Academic Editor: Leandro Rocha

Copyright © 2014 Yamila B. Gándola et al. This is an open access article distributed under the Creative Commons Attribution License, which permits unrestricted use, distribution, and reproduction in any medium, provided the original work is properly cited.

Abstract

Lecithins, mainly composed of the phospholipids phosphatidylcholines (PC), have many different uses in the pharmaceutical and clinical field. PC are involved in structural and biological functions as membrane trafficking processes and cellular signaling. Considering the increasing applications of lecithin-based nanosystems for the delivery of therapeutic agents, the aim of the present work was to determine the effects of phosphatidylcholine nanoparticles over breast cancer cellular proliferation and signaling. PC dispersions at 0.01 and 0.1% (w/v) prepared in buffer pH 7.0 and 5.0 were studied in the MCF-7 breast cancer cell line.

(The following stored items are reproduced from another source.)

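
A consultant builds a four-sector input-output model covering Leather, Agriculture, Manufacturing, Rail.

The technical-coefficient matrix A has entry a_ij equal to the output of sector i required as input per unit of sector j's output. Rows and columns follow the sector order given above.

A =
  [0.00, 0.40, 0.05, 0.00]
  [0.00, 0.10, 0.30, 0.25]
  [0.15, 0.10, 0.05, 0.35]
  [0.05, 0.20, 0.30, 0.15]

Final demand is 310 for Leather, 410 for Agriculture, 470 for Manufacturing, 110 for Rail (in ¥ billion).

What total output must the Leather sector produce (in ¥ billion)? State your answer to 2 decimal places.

I − A =
  [   1.00    -0.40    -0.05     0.00]
  [   0.00     0.90    -0.30    -0.25]
  [  -0.15    -0.10     0.95    -0.35]
  [  -0.05    -0.20    -0.30     0.85]
Compute the cofactors C_ij = (−1)^(i+j)·(3×3 minor ij) of I−A; the adjugate is their transpose:
adj(I−A) = Cᵀ =
  [ 0.530750   0.288750   0.167750   0.154000]
  [ 0.066625   0.695250   0.330625   0.340625]
  [ 0.124250   0.213000   0.710000   0.355000]
  [ 0.090750   0.255750   0.338250   0.800250]
det(I−A) = Σ_j (I−A)_1j·C_1j = (1.00)(0.530750) + (-0.40)(0.066625) + (-0.05)(0.124250) + (0.00)(0.090750) = 0.4978875
(I − A)⁻¹ = adj(I−A) / det(I−A) ≈
  [   1.0660     0.5800     0.3369     0.3093]
  [   0.1338     1.3964     0.6641     0.6841]
  [   0.2496     0.4278     1.4260     0.7130]
  [   0.1823     0.5137     0.6794     1.6073]
x = (I − A)⁻¹ d = adj(I−A)·d / det(I−A), with det(I−A) = 0.4978875:
  x_1 = (0.530750·310 + 0.288750·410 + 0.167750·470 + 0.154000·110) / 0.4978875 = 378.7025 / 0.4978875 ≈ 760.62
  x_2 = (0.066625·310 + 0.695250·410 + 0.330625·470 + 0.340625·110) / 0.4978875 = 498.56875 / 0.4978875 ≈ 1001.37
  x_3 = (0.124250·310 + 0.213000·410 + 0.710000·470 + 0.355000·110) / 0.4978875 = 498.5975 / 0.4978875 ≈ 1001.43
  x_4 = (0.090750·310 + 0.255750·410 + 0.338250·470 + 0.800250·110) / 0.4978875 = 379.995 / 0.4978875 ≈ 763.21

x_1 = 760.62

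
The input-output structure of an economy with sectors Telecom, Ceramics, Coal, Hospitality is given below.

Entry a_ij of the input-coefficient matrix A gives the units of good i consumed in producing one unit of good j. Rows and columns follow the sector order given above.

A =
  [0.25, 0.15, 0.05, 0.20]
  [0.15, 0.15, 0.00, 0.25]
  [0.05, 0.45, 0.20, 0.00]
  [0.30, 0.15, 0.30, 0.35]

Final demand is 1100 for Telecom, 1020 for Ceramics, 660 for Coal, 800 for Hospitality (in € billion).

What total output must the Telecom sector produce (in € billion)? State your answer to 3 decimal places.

x_1 = 3674.810

I − A =
  [   0.75    -0.15    -0.05    -0.20]
  [  -0.15     0.85     0.00    -0.25]
  [  -0.05    -0.45     0.80     0.00]
  [  -0.30    -0.15    -0.30     0.65]
Compute the cofactors C_ij = (−1)^(i+j)·(3×3 minor ij) of I−A; the adjugate is their transpose:
adj(I−A) = Cᵀ =
  [ 0.378250   0.143625   0.088000   0.171625]
  [ 0.141750   0.337375   0.073875   0.173375]
  [ 0.103375   0.198750   0.304875   0.108250]
  [ 0.255000   0.235875   0.198375   0.486500]
det(I−A) = Σ_j (I−A)_1j·C_1j = (0.75)(0.378250) + (-0.15)(0.141750) + (-0.05)(0.103375) + (-0.20)(0.255000) = 0.20625625
(I − A)⁻¹ = adj(I−A) / det(I−A) ≈
  [   1.8339     0.6963     0.4267     0.8321]
  [   0.6873     1.6357     0.3582     0.8406]
  [   0.5012     0.9636     1.4781     0.5248]
  [   1.2363     1.1436     0.9618     2.3587]
x = (I − A)⁻¹ d = adj(I−A)·d / det(I−A), with det(I−A) = 0.20625625:
  x_1 = (0.378250·1100 + 0.143625·1020 + 0.088000·660 + 0.171625·800) / 0.20625625 = 757.9525 / 0.20625625 ≈ 3674.810
  x_2 = (0.141750·1100 + 0.337375·1020 + 0.073875·660 + 0.173375·800) / 0.20625625 = 687.505 / 0.20625625 ≈ 3333.257
  x_3 = (0.103375·1100 + 0.198750·1020 + 0.304875·660 + 0.108250·800) / 0.20625625 = 604.255 / 0.20625625 ≈ 2929.632
  x_4 = (0.255000·1100 + 0.235875·1020 + 0.198375·660 + 0.486500·800) / 0.20625625 = 1041.22 / 0.20625625 ≈ 5048.186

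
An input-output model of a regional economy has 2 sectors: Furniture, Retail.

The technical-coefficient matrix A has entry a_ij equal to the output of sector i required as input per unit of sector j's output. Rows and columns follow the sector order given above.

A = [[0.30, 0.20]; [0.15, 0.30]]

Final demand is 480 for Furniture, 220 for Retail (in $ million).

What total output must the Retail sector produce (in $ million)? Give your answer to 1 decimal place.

I − A =
  [   0.70    -0.20]
  [  -0.15     0.70]
det(I−A) = (0.70)(0.70) − (-0.20)(-0.15) = 0.4600
adj(I−A) = [[0.70, 0.20], [0.15, 0.70]]
(I − A)⁻¹ = adj(I−A) / det(I−A) ≈
  [   1.5217     0.4348]
  [   0.3261     1.5217]
x = (I − A)⁻¹ d = adj(I−A)·d / det(I−A), with det(I−A) = 0.4600:
  x_1 = (0.70·480 + 0.20·220) / 0.4600 = 380.00 / 0.4600 ≈ 826.1
  x_2 = (0.15·480 + 0.70·220) / 0.4600 = 226.00 / 0.4600 ≈ 491.3

x_2 = 491.3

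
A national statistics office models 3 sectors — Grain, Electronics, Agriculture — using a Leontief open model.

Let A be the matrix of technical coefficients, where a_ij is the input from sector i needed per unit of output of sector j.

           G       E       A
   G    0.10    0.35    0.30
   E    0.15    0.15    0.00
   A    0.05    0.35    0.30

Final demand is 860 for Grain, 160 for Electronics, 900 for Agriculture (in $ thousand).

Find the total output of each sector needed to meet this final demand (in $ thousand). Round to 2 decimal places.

x_G = 1695.27, x_E = 487.40, x_A = 1650.51

I − A =
  [   0.90    -0.35    -0.30]
  [  -0.15     0.85     0.00]
  [  -0.05    -0.35     0.70]
Cofactors of I−A, C_ij = (−1)^(i+j)·(minor ij) (rows/columns in the sector order above):
  C_11 = (0.85)(0.70) − (0.00)(-0.35) = 0.5950
  C_12 = −[(-0.15)(0.70) − (0.00)(-0.05)] = 0.1050
  C_13 = (-0.15)(-0.35) − (0.85)(-0.05) = 0.0950
  C_21 = −[(-0.35)(0.70) − (-0.30)(-0.35)] = 0.3500
  C_22 = (0.90)(0.70) − (-0.30)(-0.05) = 0.6150
  C_23 = −[(0.90)(-0.35) − (-0.35)(-0.05)] = 0.3325
  C_31 = (-0.35)(0.00) − (-0.30)(0.85) = 0.2550
  C_32 = −[(0.90)(0.00) − (-0.30)(-0.15)] = 0.0450
  C_33 = (0.90)(0.85) − (-0.35)(-0.15) = 0.7125
det(I−A) = Σ_j (I−A)_1j·C_1j = (0.90)(0.5950) + (-0.35)(0.1050) + (-0.30)(0.0950) = 0.47025
adj(I−A) = Cᵀ =
  [ 0.5950   0.3500   0.2550]
  [ 0.1050   0.6150   0.0450]
  [ 0.0950   0.3325   0.7125]
(I − A)⁻¹ = adj(I−A) / det(I−A) ≈
  [   1.2653     0.7443     0.5423]
  [   0.2233     1.3078     0.0957]
  [   0.2020     0.7071     1.5152]
x = (I − A)⁻¹ d = adj(I−A)·d / det(I−A), with det(I−A) = 0.47025:
  x_G = (0.5950·860 + 0.3500·160 + 0.2550·900) / 0.47025 = 797.20 / 0.47025 ≈ 1695.27
  x_E = (0.1050·860 + 0.6150·160 + 0.0450·900) / 0.47025 = 229.20 / 0.47025 ≈ 487.40
  x_A = (0.0950·860 + 0.3325·160 + 0.7125·900) / 0.47025 = 776.15 / 0.47025 ≈ 1650.51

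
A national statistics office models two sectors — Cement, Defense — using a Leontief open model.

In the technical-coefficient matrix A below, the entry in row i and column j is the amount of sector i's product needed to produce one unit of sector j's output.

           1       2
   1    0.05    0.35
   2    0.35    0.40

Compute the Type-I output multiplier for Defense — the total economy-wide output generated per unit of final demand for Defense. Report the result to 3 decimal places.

m_2 = 2.905

I − A =
  [   0.95    -0.35]
  [  -0.35     0.60]
det(I−A) = (0.95)(0.60) − (-0.35)(-0.35) = 0.4475
adj(I−A) = [[0.60, 0.35], [0.35, 0.95]]
(I − A)⁻¹ = adj(I−A) / det(I−A) ≈
  [   1.3408     0.7821]
  [   0.7821     2.1229]
The output multiplier for sector j is the column-j sum of the Leontief inverse (I − A)⁻¹ = adj(I−A) / det(I−A).
Column 2 of adj(I−A): (0.35, 0.95); det(I−A) = 0.4475.
m_2 = (0.35 + 0.95) / 0.4475 = 1.30 / 0.4475 ≈ 2.905.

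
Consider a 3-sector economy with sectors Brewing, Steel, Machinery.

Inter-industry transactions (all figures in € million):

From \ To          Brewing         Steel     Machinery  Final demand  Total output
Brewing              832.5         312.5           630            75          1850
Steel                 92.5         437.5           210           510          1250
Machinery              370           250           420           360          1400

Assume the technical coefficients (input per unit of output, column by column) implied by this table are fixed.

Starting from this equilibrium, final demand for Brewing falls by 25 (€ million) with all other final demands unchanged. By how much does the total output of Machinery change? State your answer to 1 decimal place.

Technical coefficients a_ij = z_ij / X_j:
  a_11 = 832.5/1850 = 0.45, a_21 = 92.5/1850 = 0.05, a_31 = 370/1850 = 0.20
  a_12 = 312.5/1250 = 0.25, a_22 = 437.5/1250 = 0.35, a_32 = 250/1250 = 0.20
  a_13 = 630/1400 = 0.45, a_23 = 210/1400 = 0.15, a_33 = 420/1400 = 0.30
I − A =
  [   0.55    -0.25    -0.45]
  [  -0.05     0.65    -0.15]
  [  -0.20    -0.20     0.70]
Cofactors of I−A, C_ij = (−1)^(i+j)·(minor ij) (rows/columns in the sector order above):
  C_11 = (0.65)(0.70) − (-0.15)(-0.20) = 0.4250
  C_12 = −[(-0.05)(0.70) − (-0.15)(-0.20)] = 0.0650
  C_13 = (-0.05)(-0.20) − (0.65)(-0.20) = 0.1400
  C_21 = −[(-0.25)(0.70) − (-0.45)(-0.20)] = 0.2650
  C_22 = (0.55)(0.70) − (-0.45)(-0.20) = 0.2950
  C_23 = −[(0.55)(-0.20) − (-0.25)(-0.20)] = 0.1600
  C_31 = (-0.25)(-0.15) − (-0.45)(0.65) = 0.3300
  C_32 = −[(0.55)(-0.15) − (-0.45)(-0.05)] = 0.1050
  C_33 = (0.55)(0.65) − (-0.25)(-0.05) = 0.3450
det(I−A) = Σ_j (I−A)_1j·C_1j = (0.55)(0.4250) + (-0.25)(0.0650) + (-0.45)(0.1400) = 0.1545
adj(I−A) = Cᵀ =
  [ 0.4250   0.2650   0.3300]
  [ 0.0650   0.2950   0.1050]
  [ 0.1400   0.1600   0.3450]
(I − A)⁻¹ = adj(I−A) / det(I−A) ≈
  [   2.7508     1.7152     2.1359]
  [   0.4207     1.9094     0.6796]
  [   0.9061     1.0356     2.2330]
Δx = (I − A)⁻¹ Δd with Δd having -25 in the Brewing component and 0 elsewhere.
So Δx_3 = L_31 · (-25), where L_31 = adj(I−A)_31 / det(I−A) = 0.1400 / 0.1545.
Δx_3 = 0.1400 × (-25) / 0.1545 = -3.50 / 0.1545 ≈ -22.7.

Δx_3 = -22.7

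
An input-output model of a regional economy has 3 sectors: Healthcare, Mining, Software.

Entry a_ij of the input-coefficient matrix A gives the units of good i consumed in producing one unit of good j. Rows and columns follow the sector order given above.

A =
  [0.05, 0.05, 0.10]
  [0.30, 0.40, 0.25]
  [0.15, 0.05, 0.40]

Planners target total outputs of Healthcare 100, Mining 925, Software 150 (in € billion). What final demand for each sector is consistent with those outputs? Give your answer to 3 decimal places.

d_H = 33.750, d_M = 487.500, d_S = 28.750

I − A =
  [   0.95    -0.05    -0.10]
  [  -0.30     0.60    -0.25]
  [  -0.15    -0.05     0.60]
d = (I − A) x:
  d_H = (+0.95)·100 + (-0.05)·925 + (-0.10)·150 = 33.750
  d_M = (-0.30)·100 + (+0.60)·925 + (-0.25)·150 = 487.500
  d_S = (-0.15)·100 + (-0.05)·925 + (+0.60)·150 = 28.750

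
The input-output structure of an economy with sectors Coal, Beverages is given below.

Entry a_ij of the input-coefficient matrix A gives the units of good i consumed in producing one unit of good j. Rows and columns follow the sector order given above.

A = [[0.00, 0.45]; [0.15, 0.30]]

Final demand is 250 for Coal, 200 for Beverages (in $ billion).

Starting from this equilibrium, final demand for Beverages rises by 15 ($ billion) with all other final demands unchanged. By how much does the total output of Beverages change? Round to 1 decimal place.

I − A =
  [   1.00    -0.45]
  [  -0.15     0.70]
det(I−A) = (1.00)(0.70) − (-0.45)(-0.15) = 0.6325
adj(I−A) = [[0.70, 0.45], [0.15, 1.00]]
(I − A)⁻¹ = adj(I−A) / det(I−A) ≈
  [   1.1067     0.7115]
  [   0.2372     1.5810]
Δx = (I − A)⁻¹ Δd with Δd having +15 in the Beverages component and 0 elsewhere.
So Δx_2 = L_22 · (+15), where L_22 = adj(I−A)_22 / det(I−A) = 1.00 / 0.6325.
Δx_2 = 1.00 × (+15) / 0.6325 = 15.00 / 0.6325 ≈ 23.7.

Δx_2 = 23.7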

Neutral 0.1% PC-derived nanoparticles induced the activation of the MEK-ERK1/2 pathway, increased cell viability and induced a 1.2 fold raise in proliferation. These biological effects correlated with the increase of epidermal growth factor receptor (EGFR) content and its altered cellular localization. Results suggest that nanoparticles derived from PC dispersion prepared in buffer pH 7.0 may induce physicochemical changes in the plasma membrane of cancer cells which may affect EGFR cellular localization and/or activity, increasing activation of the MEK-ERK1/2 pathway and inducing proliferation. Results from the present study suggest that possible biological effects of delivery systems based on lecithin nanoparticles should be taken into account in pharmaceutical formulation design.